When I started teaching a colleague gave a bit of advice to incoming instructors: think of at least one of your courses as a story unfolding. This is central to my approach and each year, although the syllabus indicates what we will be doing, the story has unexpected twists and turns based on what the students in the room bring to our discussions.
I often confess to my students and colleagues that Introduction to Social Work and Social Welfare is one of my favorite courses to teach—maybe it is because this particular course focuses on breadth versus depth (which resonates with my own broad interests and questions related to direct practice, human development, social policy and community organizing) but I also think it is the constellation of students: first year through seniors, potential majors, those rounding out a major in another discipline etc. This combination means that students bring a lot from their other classes to bear on the questions we consider in our class about the social welfare system in the United States and the current and historic role of social workers.
Last week our class grappled with the question: "Is the foster care system in the United States functioning or fractured?" Most everyone came with a provisional answer to this question based on personal experience or popular media representations. We worked to gather evidence that would help us engage this question more fully: narratives from those closest to the system (professionals, parents, children) and data on social and health outcomes for children and families. Of course we also had to examine this country's history of out of home placement which led us back to our discussions of Mary Ellen Wilson, Charles Loring Brace and the Orphan Train Movement, the establishment of the Children's Bureau and speeches delivered at the National Conference of Charities and Corrections in the latter part of the 19th century.
But the answer doesn't matter as much, for now—this is college and we have the privilege of thinking about what we know and the limits of our knowing without direct implications for people's lives. Our job is to struggle with the question. However, we first have to know what the question actually is—is it just about foster care or is there a more fundamental question at stake?

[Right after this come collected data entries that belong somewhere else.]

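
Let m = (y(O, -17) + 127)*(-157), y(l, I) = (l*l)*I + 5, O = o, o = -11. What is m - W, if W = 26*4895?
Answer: 174955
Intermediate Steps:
O = -11
y(l, I) = 5 + I*l² (y(l, I) = l²*I + 5 = I*l² + 5 = 5 + I*l²)
m = 302225 (m = ((5 - 17*(-11)²) + 127)*(-157) = ((5 - 17*121) + 127)*(-157) = ((5 - 2057) + 127)*(-157) = (-2052 + 127)*(-157) = -1925*(-157) = 302225)
W = 127270
m - W = 302225 - 1*127270 = 302225 - 127270 = 174955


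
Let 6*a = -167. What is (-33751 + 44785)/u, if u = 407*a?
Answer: -66204/67969 ≈ -0.97403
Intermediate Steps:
a = -167/6 (a = (⅙)*(-167) = -167/6 ≈ -27.833)
u = -67969/6 (u = 407*(-167/6) = -67969/6 ≈ -11328.)
(-33751 + 44785)/u = (-33751 + 44785)/(-67969/6) = 11034*(-6/67969) = -66204/67969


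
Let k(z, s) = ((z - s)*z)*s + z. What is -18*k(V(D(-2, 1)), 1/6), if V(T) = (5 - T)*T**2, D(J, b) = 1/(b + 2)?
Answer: -2401/243 ≈ -9.8807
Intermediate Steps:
D(J, b) = 1/(2 + b)
V(T) = T**2*(5 - T)
k(z, s) = z + s*z*(z - s) (k(z, s) = (z*(z - s))*s + z = s*z*(z - s) + z = z + s*z*(z - s))
-18*k(V(D(-2, 1)), 1/6) = -18*(1/(2 + 1))**2*(5 - 1/(2 + 1))*(1 - (1/6)**2 + ((1/(2 + 1))**2*(5 - 1/(2 + 1)))/6) = -18*(1/3)**2*(5 - 1/3)*(1 - (1/6)**2 + ((1/3)**2*(5 - 1/3))/6) = -18*(1/3)**2*(5 - 1*1/3)*(1 - 1*1/36 + ((1/3)**2*(5 - 1*1/3))/6) = -18*(5 - 1/3)/9*(1 - 1/36 + ((5 - 1/3)/9)/6) = -18*(1/9)*(14/3)*(1 - 1/36 + ((1/9)*(14/3))/6) = -28*(1 - 1/36 + (1/6)*(14/27))/3 = -28*(1 - 1/36 + 7/81)/3 = -28*343/(3*324) = -18*2401/4374 = -2401/243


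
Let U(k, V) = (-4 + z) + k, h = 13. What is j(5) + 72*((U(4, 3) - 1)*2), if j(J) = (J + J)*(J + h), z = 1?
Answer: 180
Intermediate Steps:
j(J) = 2*J*(13 + J) (j(J) = (J + J)*(J + 13) = (2*J)*(13 + J) = 2*J*(13 + J))
U(k, V) = -3 + k (U(k, V) = (-4 + 1) + k = -3 + k)
j(5) + 72*((U(4, 3) - 1)*2) = 2*5*(13 + 5) + 72*(((-3 + 4) - 1)*2) = 2*5*18 + 72*((1 - 1)*2) = 180 + 72*(0*2) = 180 + 72*0 = 180 + 0 = 180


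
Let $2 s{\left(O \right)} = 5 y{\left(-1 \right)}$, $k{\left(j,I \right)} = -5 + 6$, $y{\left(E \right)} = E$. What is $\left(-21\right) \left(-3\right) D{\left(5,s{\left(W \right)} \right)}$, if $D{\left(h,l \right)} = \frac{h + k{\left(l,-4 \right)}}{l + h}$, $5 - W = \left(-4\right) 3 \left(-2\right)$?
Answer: $\frac{756}{5} \approx 151.2$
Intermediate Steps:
$k{\left(j,I \right)} = 1$
$W = -19$ ($W = 5 - \left(-4\right) 3 \left(-2\right) = 5 - \left(-12\right) \left(-2\right) = 5 - 24 = -19$)
$s{\left(O \right)} = - \frac{5}{2}$ ($s{\left(O \right)} = \frac{5 \left(-1\right)}{2} = \frac{1}{2} \left(-5\right) = - \frac{5}{2}$)
$D{\left(h,l \right)} = \frac{1 + h}{h + l}$ ($D{\left(h,l \right)} = \frac{h + 1}{l + h} = \frac{1 + h}{h + l}$)
$\left(-21\right) \left(-3\right) D{\left(5,s{\left(W \right)} \right)} = \left(-21\right) \left(-3\right) \frac{1 + 5}{5 - \frac{5}{2}} = 63 \frac{1}{\frac{5}{2}} \cdot 6 = 63 \cdot \frac{2}{5} \cdot 6 = 63 \cdot \frac{12}{5} = \frac{756}{5}$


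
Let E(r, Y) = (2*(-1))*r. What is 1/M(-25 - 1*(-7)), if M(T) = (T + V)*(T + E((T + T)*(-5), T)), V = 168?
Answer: -1/56700 ≈ -1.7637e-5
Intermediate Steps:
E(r, Y) = -2*r
M(T) = 21*T*(168 + T) (M(T) = (T + 168)*(T - 2*(T + T)*(-5)) = (168 + T)*(T - 2*2*T*(-5)) = (168 + T)*(T - (-20)*T) = (168 + T)*(T + 20*T) = (168 + T)*(21*T) = 21*T*(168 + T))
1/M(-25 - 1*(-7)) = 1/(21*(-25 - 1*(-7))*(168 + (-25 - 1*(-7)))) = 1/(21*(-25 + 7)*(168 + (-25 + 7))) = 1/(21*(-18)*(168 - 18)) = 1/(21*(-18)*150) = 1/(-56700) = -1/56700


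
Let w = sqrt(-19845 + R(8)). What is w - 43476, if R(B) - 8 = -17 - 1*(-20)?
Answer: -43476 + I*sqrt(19834) ≈ -43476.0 + 140.83*I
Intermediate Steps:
R(B) = 11 (R(B) = 8 + (-17 - 1*(-20)) = 8 + (-17 + 20) = 8 + 3 = 11)
w = I*sqrt(19834) (w = sqrt(-19845 + 11) = sqrt(-19834) = I*sqrt(19834) ≈ 140.83*I)
w - 43476 = I*sqrt(19834) - 43476 = -43476 + I*sqrt(19834)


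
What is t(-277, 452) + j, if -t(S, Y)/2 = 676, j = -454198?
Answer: -455550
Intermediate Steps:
t(S, Y) = -1352 (t(S, Y) = -2*676 = -1352)
t(-277, 452) + j = -1352 - 454198 = -455550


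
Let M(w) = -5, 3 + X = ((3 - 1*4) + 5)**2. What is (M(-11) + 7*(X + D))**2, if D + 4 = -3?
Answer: 1369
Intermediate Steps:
D = -7 (D = -4 - 3 = -7)
X = 13 (X = -3 + ((3 - 1*4) + 5)**2 = -3 + ((3 - 4) + 5)**2 = -3 + (-1 + 5)**2 = -3 + 4**2 = -3 + 16 = 13)
(M(-11) + 7*(X + D))**2 = (-5 + 7*(13 - 7))**2 = (-5 + 7*6)**2 = (-5 + 42)**2 = 37**2 = 1369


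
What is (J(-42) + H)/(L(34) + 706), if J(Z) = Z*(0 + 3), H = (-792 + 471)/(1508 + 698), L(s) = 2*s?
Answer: -92759/569148 ≈ -0.16298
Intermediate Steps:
H = -321/2206 ≈ -0.14551
J(Z) = 3*Z (J(Z) = Z*3 = 3*Z)
(J(-42) + H)/(L(34) + 706) = (3*(-42) - 321/2206)/(2*34 + 706) = (-126 - 321/2206)/(68 + 706) = -278277/2206/774 = -278277/2206*1/774 = -92759/569148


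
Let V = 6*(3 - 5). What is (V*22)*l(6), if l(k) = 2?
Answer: -528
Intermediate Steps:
V = -12 (V = 6*(-2) = -12)
(V*22)*l(6) = -12*22*2 = -264*2 = -528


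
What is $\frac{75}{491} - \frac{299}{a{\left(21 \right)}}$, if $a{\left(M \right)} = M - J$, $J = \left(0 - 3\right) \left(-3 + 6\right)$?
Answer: $- \frac{144559}{14730} \approx -9.8139$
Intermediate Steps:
$J = -9$ ($J = \left(-3\right) 3 = -9$)
$a{\left(M \right)} = 9 + M$ ($a{\left(M \right)} = M - -9 = M + 9 = 9 + M$)
$\frac{75}{491} - \frac{299}{a{\left(21 \right)}} = \frac{75}{491} - \frac{299}{9 + 21} = 75 \cdot \frac{1}{491} - \frac{299}{30} = \frac{75}{491} - \frac{299}{30} = - \frac{144559}{14730}$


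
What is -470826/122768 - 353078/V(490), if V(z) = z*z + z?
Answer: -39155676811/7384188280 ≈ -5.3026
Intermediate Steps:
V(z) = z + z² (V(z) = z² + z = z + z²)
-470826/122768 - 353078/V(490) = -470826/122768 - 353078*1/(490*(1 + 490)) = -470826*1/122768 - 353078/(490*491) = -235413/61384 - 353078/240590 = -235413/61384 - 353078*1/240590 = -235413/61384 - 176539/120295 = -39155676811/7384188280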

Not to my surprise (I have followed the main story line several times), we were back to the question we started with at the beginning of the semester: "How do we respond to human need?" Undoubtedly this question overlaps with the enduring question of our first year Paideia program this fall: "What does it mean to be human?" and we are reminded that no single discipline can fully answer this question. Can we answer the question about how to respond to human need (in this case, the needs of children in foster care) without also grappling with the question of what it means to be human? Aren't the arguments for and against out of home placement connected to what we think it means to be able to develop to one's full potential and the conditions suitable for that development?
We use the tools and evidence we have access to right now to attempt to answer the question at hand. We examine our current and historical views on the "deserving" and "undeserving" and we grapple with moral and ethical dilemmas that force us to see the tensions between the safety of the child and the rights of the parents. We consider the implications of removal in tension with what we have learned about attachment and early childhood brain development from our colleagues in psychology and the sciences who provide empirical evidence in these areas. And in the end we find ourselves in what Parker Palmer refers to as the "tragic gap" between irrelevant idealism and corrosive cynicism as we realize the limits of what we know and how that shapes our answers to questions about direct practice.
Grappling with the questions on the surface as well as those that are deeply embedded from multiple perspectives is what college is about. We don't have to get it right, yet. However, someday these students will be in jobs where the answers to these questions will be reflected in the decisions they make that do bear on real people's lives.
I unabashedly admit that I love teaching in a pre-professional program at a liberal arts college. My colleagues are brilliant in their respective disciplines and skilled at seeing the connections between their areas of expertise and other disciplines on campus. It is a place where the vulnerability of not knowing is a strength, not a limitation. It is a place of intersection and possibility as we, along with our students, see the connections between our work and strive for a more integrated approach that weaves together our academic, civic, spiritual and social lives as the story unfolds. In the end this is what makes teaching and learning at Luther a transformative experience that prepares us for living lives of service for the common good.
Britt Rhodes has been a professor in the Social Work program since 2002, focusing on the topics of fundamentals and human behavior. In January Term, Professor Rhodes leads a course where students travel abroad to Northern Ireland and examine the difficult yet inspiring Northern Ireland peace process through the lives of its participants. Students explore the challenges and potential of grassroots peace building, with special attention to issues of identity, culture, and memory as challenges and the principles of forgiveness, mercy, justice, and peace as potential.